This week’s sent-in cool stuff came from Steve Ross, who sent me a box of IBM Binders.
Sometimes (OK, fine, often) I get to indulge in acquiring material that is personally meaningful to me. In the case of IBM binders, it’s one of those connections that, honestly, I find hard to explain but it’s overpowering. I’ll take a shot.
I don’t know when IBM started making instruction manuals in this fashion, but I know it must have pre-dated the IBM PC. That said, for a pre-teen like myself, the IBM PC would have been the first time I’d come up against this presentation and packaging. If it was intended to imbue a sense of power and confidence, to give the impression that IBM was here and everything was going to be OK, it did it in spades for me. I know that Digital and other companies had also made huge strides in creating documentation that smiled and tipped its hat to you, promising the world. But IBM was my first, and my strongest.
Each major product got one of these binders, this huge thing with tabs and the logo and inside a binder whose pages could be pulled out, or added to, or whatever. You saw these boxes on the shelf near any IBM PC. Here’s one in all its glory:
How could a kid not be impressed with something like this? How could anyone not be, especially if it was the first time they encountered a business-grade manual? After all, the IBM PC was going to be business-grade, and having a reference document nearby in such a perfect layout was fine.

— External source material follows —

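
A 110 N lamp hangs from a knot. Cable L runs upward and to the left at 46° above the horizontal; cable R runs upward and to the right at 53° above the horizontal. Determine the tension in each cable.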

If you’ve not encountered one of these in person, I do want to draw your attention to a significant detail/aspect of these manuals: the texture of the outside. This wasn’t just “cardboard” or a smooth colored surface. It was a crosshatched texture, one that gave a sense of richness and strength to the box and binder that you just don’t see as much anymore, now that everything’s commodity and lowest-common-denominator. Maybe this picture will help explain:
Can you see that? That bolt, that rich texture of the manual? Again, not something drawn/printed on the cover, but an actual textured feel. You could bring this to me, tell me to close my eyes, and stick this in my hand and I could tell you exactly what it was – my fingers would call back memories of a cold dining room with the computer on a table, pawing through this binder and trying to figure out how to make various parts work, or what buttons to press, or where I was going wrong in trying to make graphics show up. It’s embedded in my character, part of what makes me me.
Oh, sure, someone who does not buy into this worldview or my description of my feelings for these things can spit off a few quick digs, like my world being small or lacking proper human perspective or something. But in fact, this was all part of my growing up, of realizing that people could do really great stuff, and then when I encountered crappy workmanship in something as basic as the manual, I knew that things had strayed badly or the company didn’t work out all the problems with their product, or showed pride in it. There really was a pride about it, here. Of craftsmanship, of IBM throwing people at the problem and those people having a lot of meetings and deciding what kind of a manual would, before you even turned the machine on, make you feel like you’d made the right choice.
It’s an outlook that, in this realm, is truly gone. Thanks to Steve for letting me have a few additional specimens of this bygone era.